Verana mencoba memejamkan matanya, tangannya memeluk erat perut pacarnya. Dalam hati dia bertanya, entah pelet apa yang dipakai Josh sehingga dia tidak mau kehilangan Josh. Lelaki itu masih bau alkohol, sudah menyakiti hatinya secara tidak sengaja melalui racauannya kemarin malam dan Verana masih menyukai lelaki itu. Dalam hati, Verana selalu berharap agar Josh mau bertanggung jawab.

"Ayo, bangun. Kamu ada kelas nanti siang.” Verana mencium pipi Josh dengan lembut, sedikit lama.

“Kok bisa di sini?” Josh menggeliat meregangkan tubuhnya agar lebih segar.

“Diantar sama Jafin,” jawab Verana singkat. Josh mengangguk kemudian membenamkan kepalanya di perut Verana dengan manja.

“Kamu ada kelas hari ini, Sayang.” Verana membujuk lelaki itu dengan suara lembut, menyisir rambut panjang lelaki itu menggunakan jemarinya. Dalam hatinya terus berharap dengan perlakuan lembutnya Josh akan menikahinya.

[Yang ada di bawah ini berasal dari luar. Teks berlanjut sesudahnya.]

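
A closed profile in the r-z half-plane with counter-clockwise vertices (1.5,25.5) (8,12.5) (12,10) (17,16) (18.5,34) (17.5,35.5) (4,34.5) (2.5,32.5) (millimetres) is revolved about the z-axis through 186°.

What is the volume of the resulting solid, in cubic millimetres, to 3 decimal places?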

“Mau bolos,” jawab Josh manja. Helaan napas Verana kembali menyapa, membiarkan lelaki itu manja pagi hari ini. Hari ini juga, Verana tidak ingin membahas menikah dan dia mencoba menahan bibirnya untuk tidak membicarakan hal itu. Dia ingin menikmati pagi ini sebelum dia hamil namun dalam hati tidak absen mengharapkan agar Josh mau bertanggung jawab.

.

Verana sengaja datang ke kampus pukul tiga sore karena dia tidak ada kelas hari ini. Dia hanya ingin bertemu dengan Tiana dan menceritakan semuanya sekaligus meminta solusi yang tepat. Tanpa meminta bantuan dari Josh, karena lelaki itu pulang ke apartemennya.

“Kita bicara di cafe aja.” Tiana yang susah menunggu lama di kantin yang mereka janjikan langsung menukar tempat. Verana hanya pasrah saja.

“Jadi gimana?” tanya Tiana tidak sabaran, dia ingin memastikan bagaimana keadaan sahabatnya itu. Sebelum menjawab, Verana menyempatkan meneguk jus mangga yang dipesannya.

“Gimana? Kamu udah tahu, Ti.” Mendengar jawaban Verana yang pasrah itu membuat Tiana merasa kasihan.

“Dia kapan tanggung jawab?” Verana menggeleng pelan.

“Pas kalian melakukan itu, tidak pakai pengaman?” Pertanyaan itu membuat Verana menoleh ke sekitar setelah itu menarik rambutnya untuk menutupi wajahnya yang memerah malu.

“Pelankan suaramu.” Verana menaruh jari telunjuknya di bibirnya.

“Sorry, tap—

“Biasanya pakai pengaman, tapi kemarin kecolongan,” jawab Verana cepat.

“Jadi, dia mau tanggung jawab?” Verana menggeleng lagi. Hal itu membuat Tiana menenangkan Verana, mengucapkan kata-kata penenang hati dan jiwa.

“Nanti kita ke rumah orang tuanya Josh, ya? Aku temani kamu.” Verana menggeleng cepat, dia tidak mau menyusahkan orang lain lagi, dia akan berusaha semaksimal mungkin.

“Enggak usah, Ti. Aku coba lagi sendiri.”

“Hmm, ya sudah, deh. Tapi kalau kamu butuh bantuan aku, telepon aja, ya, jangan sungkan.” Verana mengangguk, ini sudah lebih membantu daripada mendengar cemoohan.